The foreign minister’s speech in the United States regarding the accountability and reconciliation process is welcome. The speech is far more nuanced than speeches made by his predecessor on similar subjects. At the moment, the foreign minister (and rightly so) is busy abroad negotiating with international actors. But similar enthusiasm is lacking in domestic efforts to counter the opposition’s criticism of these negotiations. This will only add to the legitimacy of the opposition’s claim that the government is secretly collaborating with foreign forces hostile to the country’s national interests.
In short, if the present government provides credibility to previous government’s racist slogans and tactics to delay justice, it will runs the risk of losing both Tamil and Sinhala votes at the next general election. This government also risks the majority vote if it permits the opposition to fan the flames of the majority community’s fears of the government’s approach to transitional justice. This would further polarize the country along ethnic lines and cause it to become isolated internationally. The loss of another opportunity to restore public and international faith in the country’s justice system and pave the way for another bunch of crooks to take over governance after next parliamentary election would be devastating.

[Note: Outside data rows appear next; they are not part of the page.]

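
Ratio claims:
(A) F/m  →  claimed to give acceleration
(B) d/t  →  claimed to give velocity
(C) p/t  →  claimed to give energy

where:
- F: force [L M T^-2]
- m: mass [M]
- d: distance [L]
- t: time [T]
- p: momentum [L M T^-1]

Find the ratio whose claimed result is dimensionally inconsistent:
(C) p/t does not give energy

(A) F/m: [L T^-2] = acceleration [L T^-2] ✓
(B) d/t: [L T^-1] = velocity [L T^-1] ✓
(C) p/t: [L M T^-2] ≠ energy [L^2 M T^-2] ✗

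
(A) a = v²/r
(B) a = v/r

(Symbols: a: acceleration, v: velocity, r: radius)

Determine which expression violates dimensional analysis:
(B)

(A) a = v²/r: LHS [L T^-2], RHS [L T^-2] ✓
(B) a = v/r: LHS [L T^-2], RHS [T^-1] ✗

Expression (B) a = v/r is dimensionally incorrect.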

The government needs a public relations campaign to alleviate the Sinhala fear of an impartial inquiry and candidly explain the meaning and necessity of devolution, dispelling myths and allaying fears. It is the government’s duty to create public awareness that critically examines the assumptions underlying these fears and prepare citizens to accept the hard choices the government needs to make to ensure accountability and good governance.
Good governance does not mean clinging to power at the expense of truth and justice. Failure to honor demands for transitional justice for minorities is not compatible with the moral integrity of good governance, nor could it be sustainable in the long term. The government must remember that the moral decadence of the Rajapaksa regime caused its downfall, despite its control over the state security apparatus and financial and state resources. Even the war euphoria was insufficient for the government to escape this moral indictment.
The morally superior course of action would be to take political risks by punishing those responsible for corruption and addressing the transitional justice concerns of the Tamil community. This would also better position the government to win the next election than abrogating responsibility for political expediency. Coming to terms with truth and justice is an easier way to restore the faith in country’s justice system, and it is inherently uncomfortable and never a risk free process. Such risk might be personal or political (e.g. losing the next election), but that would be a worthwhile price for justice, vouchsafing a victory for society in the long run. This is the lesson learned from the past two centuries’ positive social reforms.